German White privilege

So here is an interesting trick for you. My wife follows this rule that a lot of german women follow call “We don’t talk about me being a bitch.”

Here is how it works. They try to get men to subscribe to not talk about them being a bitch. But if you get upset outwardly the rule is still supposed to apply. THIS WAY you look like an abusive dude because you are upset at some shit your wife did to you. But if you tell people why you are mad you are in the wrong because “SHHHHH! We don’t talk about your wife being a bitch.”

Now I get tired of it because my wife could stab me in the throat for no reason and I could be like “WHY THEY FUCK!!?!” Then she rolls around in the floor like I DID SOMETHING TO HER. Like I cussed after she stabbed me and everyone is like “Why are you cussing” Yo…she stabbed me! “SHHHHH! We don’t talk about your wife being a bitch.”

It gets worse because people start to give you advice because you are always complaining about being stabbed by your wife. And she gets mad about it.

“Stop making your wife mad”

“She should probably stop stabbing me with a knife”

“SHHHHHH”

Its the dumbest shit ever. Like nothing ever gets resolved because this bitch is on the loose torturing me and everyone just gives her a hug and looks at me mean. It happens all the time. They all act like its the right thing to do but its fucked up to take sides without context. Even if it was my own children I would try to get the context of their relationshit problems before I defend.

What normally happens is that people come after me so much I just tell them that their niece/daughter/daughter in law is fucked up, fill in the context, and then they leave me the fuck alone. I mean otherwise they would have to be an accessory to my wifes abusive nature. But my Aunt in law THINKS that my wife is like her. She takes pride in it. But it isn’t true. My wife stumbles through life pretending she knows what she is doing and when she has control of things she totally blows them off. Because all she wants is control.

She’s a hoarder, she gave me a room in the house with holes in it, wasting all the heating and ac, She neglects me as her husband, my kids are 5 and 7 and she still sleeps with them, sometimes she forgets to feed them and I have to swoop in.

Recently her aunt was here and she brought her aunt to watch a tennis match. but really it was to have her aunt babysit the kids in 90 degree weather. I came to the match (which I didn’t get credit for because it goes against the asshole husband narrative) and every 15 minutes this woman auntie who is bored shitless in 90 degree weather keeps walking up to me like “Your wife said it would be 2 hours. its been 3 and a half. can you do something for your children. its not about me…its your kids.”

I give them my wifes car to drive home and drive my wife home. I’m the asshole of the year.
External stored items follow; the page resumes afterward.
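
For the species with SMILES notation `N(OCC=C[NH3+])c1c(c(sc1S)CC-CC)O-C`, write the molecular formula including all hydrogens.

Heavy atoms from the SMILES: 12 C, 2 N, 2 O, 2 S.
Implicit hydrogens by atom environment:
  4 × C: 2 H each → 8
  4 × C (aromatic): no H
  2 × C: 3 H each → 6
  2 × C: 1 H each → 2
  2 × O: no H
  1 × N (charge +1): 3 H
  1 × N: 1 H
  1 × S: 1 H
  1 × S (aromatic): no H
  Total hydrogens = 21.
Net charge +1.
Molecular formula: C12H21N2O2S2+

C12H21N2O2S2+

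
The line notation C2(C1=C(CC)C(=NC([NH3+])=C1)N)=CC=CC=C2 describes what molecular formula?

C13H16N3+

Heavy atoms from the SMILES: 13 C, 3 N.
Implicit hydrogens by atom environment:
  6 × C (aromatic): 1 H each → 6
  5 × C (aromatic): no H
  1 × C: 3 H
  1 × C: 2 H
  1 × N (charge +1): 3 H
  1 × N: 2 H
  1 × N (aromatic): no H
  Total hydrogens = 16.
Net charge +1.
Molecular formula: C13H16N3+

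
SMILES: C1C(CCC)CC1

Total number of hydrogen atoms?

14

Hydrogens are implicit in SMILES; fill each atom to its normal valence:
  5 × C: 2 H each → 10
  1 × C: 3 H
  1 × C: 1 H
  Total hydrogens = 14.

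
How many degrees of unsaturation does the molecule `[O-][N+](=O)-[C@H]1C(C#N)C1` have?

4

Molecular formula from the SMILES: C4H4N2O2.
DoU = (2C + 2 + N − H − X)/2 = (2·4 + 2 + 2 − 4 − 0)/2 = 8/2 = 4.
(Structurally: 1 ring(s) + 3 π bond(s) = 4.)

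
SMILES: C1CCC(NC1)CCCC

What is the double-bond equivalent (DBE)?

1

Molecular formula from the SMILES: C9H19N.
DoU = (2C + 2 + N − H − X)/2 = (2·9 + 2 + 1 − 19 − 0)/2 = 2/2 = 1.
(Structurally: 1 ring(s) + 0 π bond(s) = 1.)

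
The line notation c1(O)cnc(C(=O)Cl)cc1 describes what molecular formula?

C6H4ClNO2

Heavy atoms from the SMILES: 6 C, 1 Cl, 1 N, 2 O.
Implicit hydrogens by atom environment:
  3 × C (aromatic): 1 H each → 3
  2 × C (aromatic): no H
  1 × C: no H
  1 × Cl: no H
  1 × N (aromatic): no H
  1 × O: 1 H
  1 × O: no H
  Total hydrogens = 4.
Molecular formula: C6H4ClNO2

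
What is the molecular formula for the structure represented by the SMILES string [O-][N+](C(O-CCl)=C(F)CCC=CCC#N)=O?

C9H10ClFN2O3

Heavy atoms from the SMILES: 9 C, 1 Cl, 1 F, 2 N, 3 O.
Implicit hydrogens by atom environment:
  4 × C: 2 H each → 8
  3 × C: no H
  2 × C: 1 H each → 2
  2 × O: no H
  1 × Cl: no H
  1 × F: no H
  1 × N: no H
  1 × N (charge +1): no H
  1 × O (charge -1): no H
  Total hydrogens = 10.
Molecular formula: C9H10ClFN2O3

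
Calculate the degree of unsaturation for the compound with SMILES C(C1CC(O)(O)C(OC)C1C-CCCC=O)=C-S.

3

Molecular formula from the SMILES: C13H22O4S.
DoU = (2C + 2 + N − H − X)/2 = (2·13 + 2 + 0 − 22 − 0)/2 = 6/2 = 3.
(Structurally: 1 ring(s) + 2 π bond(s) = 3.)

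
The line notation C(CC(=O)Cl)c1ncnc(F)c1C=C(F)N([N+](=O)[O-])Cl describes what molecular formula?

Heavy atoms from the SMILES: 9 C, 2 Cl, 2 F, 4 N, 3 O.
Implicit hydrogens by atom environment:
  3 × C (aromatic): no H
  2 × C: 2 H each → 4
  2 × C: no H
  2 × Cl: no H
  2 × F: no H
  2 × N (aromatic): no H
  2 × O: no H
  1 × C (aromatic): 1 H
  1 × C: 1 H
  1 × N: no H
  1 × N (charge +1): no H
  1 × O (charge -1): no H
  Total hydrogens = 6.
Molecular formula: C9H6Cl2F2N4O3

C9H6Cl2F2N4O3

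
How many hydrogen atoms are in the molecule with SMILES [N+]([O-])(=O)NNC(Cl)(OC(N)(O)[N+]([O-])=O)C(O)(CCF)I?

Hydrogens are implicit in SMILES; fill each atom to its normal valence:
  3 × C: no H
  3 × O: no H
  2 × C: 2 H each → 4
  2 × N: 1 H each → 2
  2 × N (charge +1): no H
  2 × O: 1 H each → 2
  2 × O (charge -1): no H
  1 × Cl: no H
  1 × F: no H
  1 × I: no H
  1 × N: 2 H
  Total hydrogens = 10.

10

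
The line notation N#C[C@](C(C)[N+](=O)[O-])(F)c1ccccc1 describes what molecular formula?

Heavy atoms from the SMILES: 10 C, 1 F, 2 N, 2 O.
Implicit hydrogens by atom environment:
  5 × C (aromatic): 1 H each → 5
  2 × C: no H
  1 × C: 3 H
  1 × C: 1 H
  1 × C (aromatic): no H
  1 × F: no H
  1 × N (charge +1): no H
  1 × N: no H
  1 × O: no H
  1 × O (charge -1): no H
  Total hydrogens = 9.
Molecular formula: C10H9FN2O2

C10H9FN2O2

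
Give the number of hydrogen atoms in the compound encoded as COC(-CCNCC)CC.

19

Hydrogens are implicit in SMILES; fill each atom to its normal valence:
  4 × C: 2 H each → 8
  3 × C: 3 H each → 9
  1 × C: 1 H
  1 × N: 1 H
  1 × O: no H
  Total hydrogens = 19.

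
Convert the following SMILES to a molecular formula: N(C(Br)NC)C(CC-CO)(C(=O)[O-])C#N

Heavy atoms from the SMILES: 1 Br, 8 C, 3 N, 3 O.
Implicit hydrogens by atom environment:
  3 × C: 2 H each → 6
  3 × C: no H
  2 × N: 1 H each → 2
  1 × Br: no H
  1 × C: 3 H
  1 × C: 1 H
  1 × N: no H
  1 × O: 1 H
  1 × O: no H
  1 × O (charge -1): no H
  Total hydrogens = 13.
Net charge -1.
Molecular formula: C8H13BrN3O3-

C8H13BrN3O3-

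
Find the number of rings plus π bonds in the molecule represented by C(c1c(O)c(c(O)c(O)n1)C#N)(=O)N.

7

Molecular formula from the SMILES: C7H5N3O4.
DoU = (2C + 2 + N − H − X)/2 = (2·7 + 2 + 3 − 5 − 0)/2 = 14/2 = 7.
(Structurally: 1 ring(s) + 6 π bond(s) = 7.)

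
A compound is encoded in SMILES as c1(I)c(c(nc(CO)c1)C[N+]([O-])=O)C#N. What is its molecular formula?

C8H6IN3O3

Heavy atoms from the SMILES: 8 C, 1 I, 3 N, 3 O.
Implicit hydrogens by atom environment:
  4 × C (aromatic): no H
  2 × C: 2 H each → 4
  1 × C (aromatic): 1 H
  1 × C: no H
  1 × I: no H
  1 × N (aromatic): no H
  1 × N: no H
  1 × N (charge +1): no H
  1 × O: 1 H
  1 × O: no H
  1 × O (charge -1): no H
  Total hydrogens = 6.
Molecular formula: C8H6IN3O3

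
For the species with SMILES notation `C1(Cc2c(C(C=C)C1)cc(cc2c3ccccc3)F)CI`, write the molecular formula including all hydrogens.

Heavy atoms from the SMILES: 19 C, 1 F, 1 I.
Implicit hydrogens by atom environment:
  7 × C (aromatic): 1 H each → 7
  5 × C (aromatic): no H
  4 × C: 2 H each → 8
  3 × C: 1 H each → 3
  1 × F: no H
  1 × I: no H
  Total hydrogens = 18.
Molecular formula: C19H18FI

C19H18FI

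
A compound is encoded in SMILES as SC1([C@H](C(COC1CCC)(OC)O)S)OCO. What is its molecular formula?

C10H20O5S2

Heavy atoms from the SMILES: 10 C, 5 O, 2 S.
Implicit hydrogens by atom environment:
  4 × C: 2 H each → 8
  3 × O: no H
  2 × C: 3 H each → 6
  2 × C: 1 H each → 2
  2 × C: no H
  2 × O: 1 H each → 2
  2 × S: 1 H each → 2
  Total hydrogens = 20.
Molecular formula: C10H20O5S2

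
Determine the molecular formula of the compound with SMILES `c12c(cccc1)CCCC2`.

Heavy atoms from the SMILES: 10 C.
Implicit hydrogens by atom environment:
  4 × C: 2 H each → 8
  4 × C (aromatic): 1 H each → 4
  2 × C (aromatic): no H
  Total hydrogens = 12.
Molecular formula: C10H12

C10H12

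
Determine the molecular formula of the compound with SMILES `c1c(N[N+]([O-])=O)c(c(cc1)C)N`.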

Later than week I get partnered on youtube. Which is kinda cool. Before I got happy my wife talks shit about it. Saying I worked 14 years for 50 bucks. My aunt comes in because I’m pissed my own wife is hating on me so brazenly. she just sits there. So I stomp off and get mad later and tell her I will remember it forever. Which I will. There is no one I tell the story to that doesn’t think my wife is not an ass. Man or woman. Like my kids were like “Thats so cool!”

Flashback: once I decided to be a tennis teacher. I got my certification and went out to two jobs for an interview. I got BOTH of them the same day. I came home and said it was divine intervention, my wife says its not. Because she can’t STAND that god thought I was special for five seconds. Later on she wants to get married and I want to have a small marriage. ALL THE SUDDEN marriage is about showing THE LORD about how fuckin special she is. Horse shit.

So now if I do well I just keep it a secret. That kids and me go off and have fun, its a secret. Because my wife is a bitch that hates that people can have fun without her even though when shes there she makes everything lame and boring as hell.

I’m not saying I’m super interesting, but if you invite me to a party and I go I’m not going to sit in a corner and watch my cell phone pretending that I’m answering emails then come up with an excuse to leave early. Then leave thinking I did YOU a favor. Thats all im saying.

One thought on “German White privilege

  1. I remember listening to marriage vows, and the Preacher said, “And 2 became 1”. I said, to myself, that is mathematically impossible. (I certainly hope they do not try to be one.) It is so difficult to thoroughly know ourselves; I am still doing things I did not remember knowing how to do. So how feasible is it for us to think we know and/or understand someone else.
    I was told one time that a relationship requires tolerating each other. I feel, that each individual is so massively complex, expecting a calm or smooth relationship with one is asking a lot.